January 5, 2009

Basement Archeology II

Just when we were having fun....
What better way to spend the first weekend of the new year than to Shop Vac the basement, inspect the foaming work and look for any air leaks? You should try it. With the plaster shielding finally removed, the first full inspection in 80 years would now be possible. The unusually "cold" cold would make the hunt for air leaks a snap.

First, if you have a minute, a little background on foundations:

Your modern poured concrete foundation, with their "finished" basements, toy rooms, shag carpet, and home theaters, are designed for all those shallow people with weak constitutions. You know the type? Think folks with hoop earrings and cheese whiz. These are people who have trouble committing to anything larger than themselves......like a basement.

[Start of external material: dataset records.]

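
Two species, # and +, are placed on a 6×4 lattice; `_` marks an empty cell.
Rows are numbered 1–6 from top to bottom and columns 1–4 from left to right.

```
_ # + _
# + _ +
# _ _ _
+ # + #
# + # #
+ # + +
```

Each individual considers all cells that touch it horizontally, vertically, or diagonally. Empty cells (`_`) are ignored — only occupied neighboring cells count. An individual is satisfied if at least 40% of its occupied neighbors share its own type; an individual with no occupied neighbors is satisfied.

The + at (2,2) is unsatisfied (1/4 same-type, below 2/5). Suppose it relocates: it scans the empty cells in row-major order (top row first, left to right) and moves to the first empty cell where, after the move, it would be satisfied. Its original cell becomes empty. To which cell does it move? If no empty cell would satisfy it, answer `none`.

(1,4)

Vacating (2,2). Empty cells in order:
  (1,1): 0/2 same-type → still unsatisfied.
  (1,4): 2/2 same-type → satisfied — stop here.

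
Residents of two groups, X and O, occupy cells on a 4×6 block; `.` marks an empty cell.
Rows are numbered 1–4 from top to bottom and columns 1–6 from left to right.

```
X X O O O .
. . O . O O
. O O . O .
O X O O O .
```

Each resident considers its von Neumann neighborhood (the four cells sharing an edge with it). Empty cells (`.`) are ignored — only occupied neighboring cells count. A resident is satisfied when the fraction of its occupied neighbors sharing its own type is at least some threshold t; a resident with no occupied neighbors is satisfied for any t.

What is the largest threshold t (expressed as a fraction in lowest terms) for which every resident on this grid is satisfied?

0/1

Row 1: (1,1)X 1/1 · (1,2)X 1/2 · (1,3)O 2/3 · (1,4)O 2/2 · (1,5)O 2/2
Row 2: (2,3)O 2/2 · (2,5)O 3/3 · (2,6)O 1/1
Row 3: (3,2)O 1/2 · (3,3)O 3/3 · (3,5)O 2/2
Row 4: (4,1)O 0/1 · (4,2)X 0/3 · (4,3)O 2/3 · (4,4)O 2/2 · (4,5)O 2/2
The smallest same-type fraction is 0/1 at (4,1), which reduces to 0/1. Any threshold above that leaves this resident unsatisfied.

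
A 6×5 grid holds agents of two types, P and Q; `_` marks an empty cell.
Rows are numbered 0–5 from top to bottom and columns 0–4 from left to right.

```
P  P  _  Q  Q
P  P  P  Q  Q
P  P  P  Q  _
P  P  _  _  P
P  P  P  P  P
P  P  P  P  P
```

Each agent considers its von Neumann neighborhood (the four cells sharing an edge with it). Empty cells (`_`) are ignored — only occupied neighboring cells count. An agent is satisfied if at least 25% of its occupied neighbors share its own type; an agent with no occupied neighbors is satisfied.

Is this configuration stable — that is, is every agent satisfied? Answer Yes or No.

Yes

(0,0)P 2/2 satisfied
(0,1)P 2/2 satisfied
(0,3)Q 2/2 satisfied
(0,4)Q 2/2 satisfied
(1,0)P 3/3 satisfied
(1,1)P 4/4 satisfied
(1,2)P 2/3 satisfied
(1,3)Q 3/4 satisfied
(1,4)Q 2/2 satisfied
(2,0)P 3/3 satisfied
(2,1)P 4/4 satisfied
(2,2)P 2/3 satisfied
(2,3)Q 1/2 satisfied
(3,0)P 3/3 satisfied
(3,1)P 3/3 satisfied
(3,4)P 1/1 satisfied
(4,0)P 3/3 satisfied
(4,1)P 4/4 satisfied
(4,2)P 3/3 satisfied
(4,3)P 3/3 satisfied
(4,4)P 3/3 satisfied
(5,0)P 2/2 satisfied
(5,1)P 3/3 satisfied
(5,2)P 3/3 satisfied
(5,3)P 3/3 satisfied
(5,4)P 2/2 satisfied
All meet the threshold, so the configuration is stable.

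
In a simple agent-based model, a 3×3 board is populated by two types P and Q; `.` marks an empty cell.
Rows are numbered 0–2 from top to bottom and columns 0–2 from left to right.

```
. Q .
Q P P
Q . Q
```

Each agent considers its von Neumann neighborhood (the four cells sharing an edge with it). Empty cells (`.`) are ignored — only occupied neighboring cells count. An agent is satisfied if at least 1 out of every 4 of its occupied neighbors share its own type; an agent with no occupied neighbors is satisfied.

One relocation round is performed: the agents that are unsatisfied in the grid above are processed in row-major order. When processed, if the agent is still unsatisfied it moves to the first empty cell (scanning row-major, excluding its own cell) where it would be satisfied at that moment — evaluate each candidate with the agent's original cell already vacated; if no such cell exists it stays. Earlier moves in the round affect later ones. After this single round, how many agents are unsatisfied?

0

Initially unsatisfied (in order): (0,1), (2,2).
  (0,1) → (0,0).
  (2,2) → (0,1).
Resulting grid:
Q Q .
Q P P
Q . .
All satisfied now.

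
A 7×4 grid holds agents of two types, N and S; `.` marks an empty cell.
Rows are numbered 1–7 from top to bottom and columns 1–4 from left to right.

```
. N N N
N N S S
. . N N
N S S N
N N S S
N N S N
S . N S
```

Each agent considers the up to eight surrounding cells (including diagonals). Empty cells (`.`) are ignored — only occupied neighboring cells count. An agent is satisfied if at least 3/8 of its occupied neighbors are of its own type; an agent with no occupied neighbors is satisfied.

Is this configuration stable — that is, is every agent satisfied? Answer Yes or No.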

Your field stone walled basement, on the other hand, is something akin to the darkest corners of the Bastille. Children will never willingly go into a field stone basement because they know that an under-lit New England basement is where nightmares are born, and sometimes are secretly buried. A field stone wall is a living, breathing, heaving, moving entity just barely held together by a lime-based mortar softer than your fingernail. As they age, the ancient walls poop little piles of lime dust. They form cleaving cracks that several generations of immigrant Italian and Irish labor have toiled to keep stiched together.

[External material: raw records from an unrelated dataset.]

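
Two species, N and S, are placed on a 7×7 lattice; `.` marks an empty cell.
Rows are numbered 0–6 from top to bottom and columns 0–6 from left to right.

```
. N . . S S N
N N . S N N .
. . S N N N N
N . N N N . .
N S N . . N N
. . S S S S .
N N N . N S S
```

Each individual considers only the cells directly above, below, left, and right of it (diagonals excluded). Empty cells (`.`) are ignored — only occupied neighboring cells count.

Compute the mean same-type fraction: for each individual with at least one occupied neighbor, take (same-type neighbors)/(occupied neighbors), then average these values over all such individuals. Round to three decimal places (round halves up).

0.646

(0,1)N 1/1
(0,4)S 1/2
(0,5)S 1/3
(0,6)N 0/1
(1,0)N 1/1
(1,1)N 2/2
(1,3)S 0/2
(1,4)N 2/4
(1,5)N 2/3
(2,2)S 0/2
(2,3)N 2/4
(2,4)N 4/4
(2,5)N 3/3
(2,6)N 1/1
(3,0)N 1/1
(3,2)N 2/3
(3,3)N 3/3
(3,4)N 2/2
(4,0)N 1/2
(4,1)S 0/2
(4,2)N 1/3
(4,5)N 1/2
(4,6)N 1/1
(5,2)S 1/3
(5,3)S 2/2
(5,4)S 2/3
(5,5)S 2/3
(6,0)N 1/1
(6,1)N 2/2
(6,2)N 1/2
(6,4)N 0/2
(6,5)S 2/3
(6,6)S 1/1
Sum over 33 individuals: 1/1 + 1/2 + 1/3 + 0/1 + 1/1 + 2/2 + 0/2 + 2/4 + 2/3 + 0/2 + 2/4 + 4/4 + 3/3 + 1/1 + 1/1 + 2/3 + 3/3 + 2/2 + 1/2 + 0/2 + 1/3 + 1/2 + 1/1 + 1/3 + 2/2 + 2/3 + 2/3 + 1/1 + 2/2 + 1/2 + 0/2 + 2/3 + 1/1 = 64/3; mean = 64/3 ÷ 33 = 64/99 = 0.646464… → 0.646.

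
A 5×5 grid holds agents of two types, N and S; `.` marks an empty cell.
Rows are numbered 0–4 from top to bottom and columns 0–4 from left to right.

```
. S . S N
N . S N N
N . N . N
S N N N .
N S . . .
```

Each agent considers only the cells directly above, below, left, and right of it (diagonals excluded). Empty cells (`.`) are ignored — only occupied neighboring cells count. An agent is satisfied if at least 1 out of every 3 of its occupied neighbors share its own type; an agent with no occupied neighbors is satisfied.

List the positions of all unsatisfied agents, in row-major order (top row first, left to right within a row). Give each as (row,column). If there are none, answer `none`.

(0,1)S 0/0 satisfied
(0,3)S 0/2 not
(0,4)N 1/2 satisfied
(1,0)N 1/1 satisfied
(1,2)S 0/2 not
(1,3)N 1/3 satisfied
(1,4)N 3/3 satisfied
(2,0)N 1/2 satisfied
(2,2)N 1/2 satisfied
(2,4)N 1/1 satisfied
(3,0)S 0/3 not
(3,1)N 1/3 satisfied
(3,2)N 3/3 satisfied
(3,3)N 1/1 satisfied
(4,0)N 0/2 not
(4,1)S 0/2 not

(0,3), (1,2), (3,0), (4,0), (4,1)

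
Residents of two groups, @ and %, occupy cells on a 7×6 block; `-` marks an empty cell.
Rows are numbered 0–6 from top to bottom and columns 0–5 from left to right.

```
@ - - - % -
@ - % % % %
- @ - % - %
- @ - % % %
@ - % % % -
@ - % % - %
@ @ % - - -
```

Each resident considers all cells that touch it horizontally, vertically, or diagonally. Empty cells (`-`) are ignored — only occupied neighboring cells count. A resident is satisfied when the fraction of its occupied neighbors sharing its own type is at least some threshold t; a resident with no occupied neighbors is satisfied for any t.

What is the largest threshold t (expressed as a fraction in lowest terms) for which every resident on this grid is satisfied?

1/2

(0,0)@ 1/1
(0,4)% 3/3
(1,0)@ 2/2
(1,2)% 2/3
(1,3)% 4/4
(1,4)% 5/5
(1,5)% 3/3
(2,1)@ 2/3
(2,3)% 5/5
(2,5)% 4/4
(3,1)@ 2/3
(3,3)% 5/5
(3,4)% 6/6
(3,5)% 3/3
(4,0)@ 2/2
(4,2)% 4/5
(4,3)% 6/6
(4,4)% 6/6
(5,0)@ 3/3
(5,2)% 4/5
(5,3)% 5/5
(5,5)% 1/1
(6,0)@ 2/2
(6,1)@ 2/4
(6,2)% 2/3
The smallest same-type fraction is 2/4 at (6,1), which reduces to 1/2. Any threshold above that leaves this resident unsatisfied.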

How does one maintain a field stone basement? The sage advice fluctuates between, "It's 80 years old, and it's going to survive you, your children, and your grandchildren", to a recommendation for regular annual checks and touch-ups which end only when you die.

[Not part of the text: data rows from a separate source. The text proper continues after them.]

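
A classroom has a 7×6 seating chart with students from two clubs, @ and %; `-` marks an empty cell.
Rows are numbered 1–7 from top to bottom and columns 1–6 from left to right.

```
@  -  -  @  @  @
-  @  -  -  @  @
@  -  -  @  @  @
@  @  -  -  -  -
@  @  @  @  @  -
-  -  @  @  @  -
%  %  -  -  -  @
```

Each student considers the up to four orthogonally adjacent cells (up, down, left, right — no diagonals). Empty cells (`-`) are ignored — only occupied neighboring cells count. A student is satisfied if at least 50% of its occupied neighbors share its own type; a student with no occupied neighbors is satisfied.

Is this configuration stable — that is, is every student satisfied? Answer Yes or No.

Row 1: (1,1)@ 0/0 satisfied · (1,4)@ 1/1 satisfied · (1,5)@ 3/3 satisfied · (1,6)@ 2/2 satisfied
Row 2: (2,2)@ 0/0 satisfied · (2,5)@ 3/3 satisfied · (2,6)@ 3/3 satisfied
Row 3: (3,1)@ 1/1 satisfied · (3,4)@ 1/1 satisfied · (3,5)@ 3/3 satisfied · (3,6)@ 2/2 satisfied
Row 4: (4,1)@ 3/3 satisfied · (4,2)@ 2/2 satisfied
Row 5: (5,1)@ 2/2 satisfied · (5,2)@ 3/3 satisfied · (5,3)@ 3/3 satisfied · (5,4)@ 3/3 satisfied · (5,5)@ 2/2 satisfied
Row 6: (6,3)@ 2/2 satisfied · (6,4)@ 3/3 satisfied · (6,5)@ 2/2 satisfied
Row 7: (7,1)% 1/1 satisfied · (7,2)% 1/1 satisfied · (7,6)@ 0/0 satisfied
All meet the threshold, so the configuration is stable.

Yes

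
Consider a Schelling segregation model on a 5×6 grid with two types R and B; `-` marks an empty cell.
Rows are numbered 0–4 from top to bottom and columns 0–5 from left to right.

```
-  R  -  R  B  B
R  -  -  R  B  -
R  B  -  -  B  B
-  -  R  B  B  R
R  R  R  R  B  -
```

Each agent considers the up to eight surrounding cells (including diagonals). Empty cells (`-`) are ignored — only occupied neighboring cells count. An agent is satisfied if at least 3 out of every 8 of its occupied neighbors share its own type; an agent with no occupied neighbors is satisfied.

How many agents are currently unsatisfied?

(0,1)R 1/1 satisfied
(0,3)R 1/3 not
(0,4)B 2/4 satisfied
(0,5)B 2/2 satisfied
(1,0)R 2/3 satisfied
(1,3)R 1/4 not
(1,4)B 4/6 satisfied
(2,0)R 1/2 satisfied
(2,1)B 0/3 not
(2,4)B 4/6 satisfied
(2,5)B 3/4 satisfied
(3,2)R 3/5 satisfied
(3,3)B 3/6 satisfied
(3,4)B 4/6 satisfied
(3,5)R 0/4 not
(4,0)R 1/1 satisfied
(4,1)R 3/3 satisfied
(4,2)R 3/4 satisfied
(4,3)R 2/5 satisfied
(4,4)B 2/4 satisfied
Unsatisfied: (0,3), (1,3), (2,1), (3,5) — 4 in total.

4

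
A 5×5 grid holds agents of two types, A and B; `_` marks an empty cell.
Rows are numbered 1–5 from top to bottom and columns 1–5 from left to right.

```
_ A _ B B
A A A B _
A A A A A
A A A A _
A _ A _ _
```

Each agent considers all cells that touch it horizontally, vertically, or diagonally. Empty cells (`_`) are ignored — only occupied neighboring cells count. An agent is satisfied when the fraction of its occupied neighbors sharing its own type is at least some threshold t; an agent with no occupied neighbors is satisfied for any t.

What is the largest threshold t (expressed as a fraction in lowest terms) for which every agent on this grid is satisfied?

Row 1: (1,2)A 3/3 · (1,4)B 2/3 · (1,5)B 2/2
Row 2: (2,1)A 4/4 · (2,2)A 6/6 · (2,3)A 5/7 · (2,4)B 2/6
Row 3: (3,1)A 5/5 · (3,2)A 8/8 · (3,3)A 7/8 · (3,4)A 5/6 · (3,5)A 2/3
Row 4: (4,1)A 4/4 · (4,2)A 7/7 · (4,3)A 6/6 · (4,4)A 5/5
Row 5: (5,1)A 2/2 · (5,3)A 3/3
The smallest same-type fraction is 2/6 at (2,4), which reduces to 1/3. Any threshold above that leaves this agent unsatisfied.

1/3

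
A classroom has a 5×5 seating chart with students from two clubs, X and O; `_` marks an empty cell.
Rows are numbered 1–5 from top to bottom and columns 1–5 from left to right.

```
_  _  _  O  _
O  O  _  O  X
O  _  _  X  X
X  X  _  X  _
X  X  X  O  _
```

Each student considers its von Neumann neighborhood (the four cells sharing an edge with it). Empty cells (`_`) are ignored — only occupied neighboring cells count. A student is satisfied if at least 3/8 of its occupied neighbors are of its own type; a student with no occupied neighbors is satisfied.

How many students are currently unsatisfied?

2

Row 1: (1,4)O 1/1 ok
Row 2: (2,1)O 2/2 ok · (2,2)O 1/1 ok · (2,4)O 1/3 unhappy · (2,5)X 1/2 ok
Row 3: (3,1)O 1/2 ok · (3,4)X 2/3 ok · (3,5)X 2/2 ok
Row 4: (4,1)X 2/3 ok · (4,2)X 2/2 ok · (4,4)X 1/2 ok
Row 5: (5,1)X 2/2 ok · (5,2)X 3/3 ok · (5,3)X 1/2 ok · (5,4)O 0/2 unhappy
Unsatisfied: (2,4), (5,4) — 2 in total.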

The "foundation" of this most recent foundation concern can be seen in the corner behind our state-of-the-art, gleaming laundry center. (Why, you can just about eat off the floor!) Not the 4 ft gaping crack leaking arctic air, no not that. That we can fix. No, what spooked me, was behind that crack. A void opening at the top roughly large enough for Jimmy Hoffa. Truth be known, I almost stuck my whole arm in there, until Jimmy Hoffa came to mind.


Oh no, what to do?
An urgent call to the mason (stone mason not the cult with the protractors) was met with a rapid response, "be there in 30 minutes". The mason arrived, looked around, and said, "ehh, no big deal, we fix it after your project is done. You know, this foundation is 80, and will last another 100 years no problem."